2. Dismenorea Sekunder
Dismenore sekunder (ekstrinsik, yang diperoleh, acquired) disebabkan oleh kelainan
ginekologik (endometrosis, adenomiosis, dan lain – lain) dan juga karena pemakaian
IUD (Purwaningsih & Fatmawati, 2010). Dismenore sekunder 11 seringkali mulai
muncul pada usia 20 tahun dan lebih jarang ditemukan serta terjadi pada 25% wanita
yang mengalami dismenore. Tipe nyeri hampir sama dengan dismenore primer,
namun lama nyeri dapat melebihi periode menstruasi dan dapat juga terjadi saat tidak
menstruasi (Nugroho & Utama, 2014).
C. ETIOLOGI
Secara umum, nyeri haid muncul akibat kontraksi disritmik miometrium yang
menampilkan suatu gejala atau lebih, mulai dari nyeri yang ringan sampai berat di
perut bagian bawah, bokong, dan nyeri spasmodik di sisi medial paha. Riset biologi
molekuler terbaru berhasil menemukan kerentanan gen (susceptibility genes), yaitu
memodifikasi hubungan antara merokok pasif (passive smoking) dan nyeri haid
(Anurogo & Wulandari, 2011). Berikut adalah penyebab nyeri haid berdasarkan
klasifikasinya :
1. Penyebab dismenore primer
a. Faktor endokrin
Rendahnya kadar progresteron pada akhir fase corpus luteum. Hormon
progresteron menghambat atau mencegah kontraktilitas uterus sedangkan hormon
estrogen merangsang kontraktilitas uterus. Di sisi lain, endometrium dalam fase
sekresi memproduksi prostaglandin F2 sehingga menyebabkan konstraksi otot- otot
polos. Jika kadar prostaglandin yang berlebihan memasuki peredaran darah maka
selain dismenore dapat juga dijumpai efek lainnya seperti nausea (mual), muntah,
diare, flushing (respons involunter tidak terkontrol) dari sistem darah yang memicu
pelebaran pembuluh kapiler kulit, dapat berupa warna kemerahan atau sensasi
panas. Jelaslah bahwa peningkatkan kadar prostaglandin memegang peranan
penting pada timbulnya dismenore primer (Anurogo & Wulandari, 2011).
b. Faktor organik
Kelainan organik yang dimaksud yaitu seperti retrofleksia uterus (kelainan
letak – arah anatomis Rahim), hipoplasia uterus (perkembangan rahim yang tidak
lengkap), obstruksi kanalis servikal (sumbatan saluran jalan lahir), mioma
submukosa bertangkai (tumor jinak yang terdiri dari jaringan otot), dan polip
endometrium (Anurogo & Wulandari, 2011).
c. Faktor kejiwaan atau psikis
Pada wanita yang secara emosional tidak stabil, apalagi jika tidak mendapat
penerangan yang baik tentang proses haid, maka akan mudah timbul dismenore.

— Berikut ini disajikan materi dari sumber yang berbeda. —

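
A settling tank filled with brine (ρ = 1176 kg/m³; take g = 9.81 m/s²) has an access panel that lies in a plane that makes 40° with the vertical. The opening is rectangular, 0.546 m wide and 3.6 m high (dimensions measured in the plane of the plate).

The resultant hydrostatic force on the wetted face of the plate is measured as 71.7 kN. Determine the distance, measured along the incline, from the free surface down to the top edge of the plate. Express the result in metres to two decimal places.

y_top ≈ 2.33 m

γ = ρg = 1176 × 9.81 / 1000 = 11.53656 kN/m³.
A = 0.546 × 3.6 = 1.9656 m².
From F = γ·h_c·A, the centroid depth is h_c = 71.7/(11.53656 × 1.9656) = 3.1619 m.
The plate makes 40° with the vertical, i.e. θ = 90° − 40° = 50° to the horizontal. Measuring y along the incline from the free-surface line, vertical depth h = y·sinθ with sinθ = 0.766044.
Along the incline, y_c = h_c/sinθ = 3.1619/0.766044 = 4.12757 m.
The centroid lies 3.6/2 = 1.8 m below the top edge, so the top edge sits at y_top = 4.12757 − 1.8 = 2.32757 m along the incline.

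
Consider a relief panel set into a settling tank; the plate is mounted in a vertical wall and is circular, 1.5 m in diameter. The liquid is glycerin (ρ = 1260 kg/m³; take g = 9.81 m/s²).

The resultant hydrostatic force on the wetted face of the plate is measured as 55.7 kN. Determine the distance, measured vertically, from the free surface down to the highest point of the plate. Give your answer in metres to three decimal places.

γ = ρg = 1260 × 9.81 / 1000 = 12.3606 kN/m³.
A = π(0.75)² = 1.76715 m².
From F = γ·h_c·A, the centroid depth is h_c = 55.7/(12.3606 × 1.76715) = 2.55001 m.
The centroid is at the centre, 0.75 m below the top of the plate, so the highest point sits at h_top = 2.55001 − 0.75 = 1.80001 m below the surface.

d_top ≈ 1.800 m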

Contoh gangguan psikis yaitu seperti rasa bersalah, ketakutan seksual, takut hamil,
konflik dan masalah jenis kelaminnya, dan imaturitas (belum mencapai
kematangan) (Anurogo & Wulandari, 2011).
d. Faktor konstitusi
Faktor konstitusi yaitu seperti anemia dan penyakit menahun juga dapat
memperngaruhi timbulnya dismenore (Anurogo & Wulandari, 2011).
e. Faktor alergi
Teori ini dikemukakan setelah memperhatikan adanya asosiasi antara
hipermenorea dengan urtikaria migrain atau asma bronkele. Smith menduga bahwa
sebab alergi adalah toksin haid (Purwaningsih & Fatmawati, 2010).
2. Penyebab dismenore sekunder
a. Infeksi : nyeri sudah terasa sebelum haid
b. Myoma submucosa, polyp corpus uteri : nyeri bersifat kolik
c. Endometriosis : nyeri disebabkan
d. Retroflexio uteri fixate
e. Stenosis kanalis servikalis
f. Adanya AKDR : tumor ovarium (Aspiani, 2017).

D. TANDA DAN GEJALA DISMENORE


1. Dismenore primer
Dismenore primer hampir selalu terjadi saat siklus ovulasi (ovulatory cycles)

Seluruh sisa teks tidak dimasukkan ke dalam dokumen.